Jesus is quoting from the sixth chapter of the book of Isaiah which is a key text in the Bible. Isaiah sees a vision of God in the Temple – a vision that we commemorate almost every time we pray, and certainly at every Liturgy. “ I saw the Lord, high and exalted, seated on a throne; and the train of his robe filled the temple. Above him were seraphim, each with six wings: With two wings they covered their faces, with two they covered their feet, and with two they were flying. And they were calling to one another: “Holy, holy, holy is the Lord Almighty; the whole earth is full of his glory.”
God’s holiness is so overwhelming that Isaiah feels he will not survive, but a seraph comes with a coal from the altar to touch his lips and he hears: “See, this has touched your lips; your guilt is taken away and your sin atoned for.” (Words said by the priest after he has received Holy Communion and in some churches said aloud over the people at the blessing with the Chalice.)
Then Isaiah is given the message to take to the people: “Go and tell this people: ‘Be ever hearing, but never understanding; be ever seeing, but never perceiving.’ Make the heart of this people calloused; make their ears dull and close their eyes.
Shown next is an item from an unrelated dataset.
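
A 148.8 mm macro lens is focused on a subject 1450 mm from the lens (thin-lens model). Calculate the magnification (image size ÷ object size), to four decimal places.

0.1144×

Thin lens: 1/f = 1/dₒ + 1/dᵢ → 1/dᵢ = 1/148.8 − 1/1450 = 0.0060308 mm⁻¹, so dᵢ ≈ 165.8162 mm.
Magnification m = dᵢ/dₒ = 165.8162/1450 ≈ 0.11436.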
Otherwise they might see with their eyes, hear with their ears, understand with their hearts, and turn and be healed.”
Isaiah prophecies judgement on the people and on the land. But, as always in the Hebrew Scriptures, judgement and mercy go together. The chapter ends: “But as the terebinth and oak leave stumps when they are cut down, so the holy seed will be the stump in the land.” The holy seed is a promise of renewal.
By quoting this passage from Isaiah in his explanation of the parable, Jesus emphasises that the parable is not to be understood from the reference points of the world, but from the reference points of God’s kingdom: holiness, judgement and mercy. To live in a way that is characterised by holiness, judgement and mercy we need a change of heart – a radical change of heart. He says the same thing in a more challenging way in John 12: “Very truly I tell you, unless a kernel of wheat falls to the ground and dies, it remains only a single seed. But if it dies, it produces many seeds.”
The change of heart is so radical it amounts to a death, but a death that happens for the sake of new life.
C S Lewis explains this in his book Mere Christianity: “It may be hard for an egg to turn into a bird: it would be a jolly sight harder for it to learn to fly while remaining an egg. We are like eggs at present. And you cannot go on indefinitely being just an ordinary, decent egg. We must be hatched or go bad.”
Accepting that the old ways of our heart have to die would be impossible without the overwhelming love and mercy of God. St John Chrysostom comments on this parable that the Sower behaves strangely, casting precious seed in places where no sensible farmer or gardener would ever put them – rocks, paths and places already full of weeds.
St John Chrysostom says that although this makes no sense in actual soil, in the case of people’s hearts it it’s a different matter. For as the sower makes no distinction in the land submitted to him, but simply and indifferently casts his seed; so Jesus Himself too makes no distinction of rich and poor, of wise and unwise, of slothful or diligent, of brave or cowardly; but He goes unto all. And how can it be reasonable to sow among the thorns, on the rock, on the path?
With regards to the seeds and the earth it cannot be reasonable, but in the case of men’s souls and their instruction, it is abundantly praiseworthy. For it is impossible for the rocks to become earth, or the path not to be the path or thorns not to be thorns. But in regards to men’s souls rocks can change into rich land, paths are no longer trampled upon, and thorns may be destroyed, and therefore he sows abundantly.
Today, what are the rocks in my soul that need to change into rich land so that the mysteries of the Kingdom of God will be seen?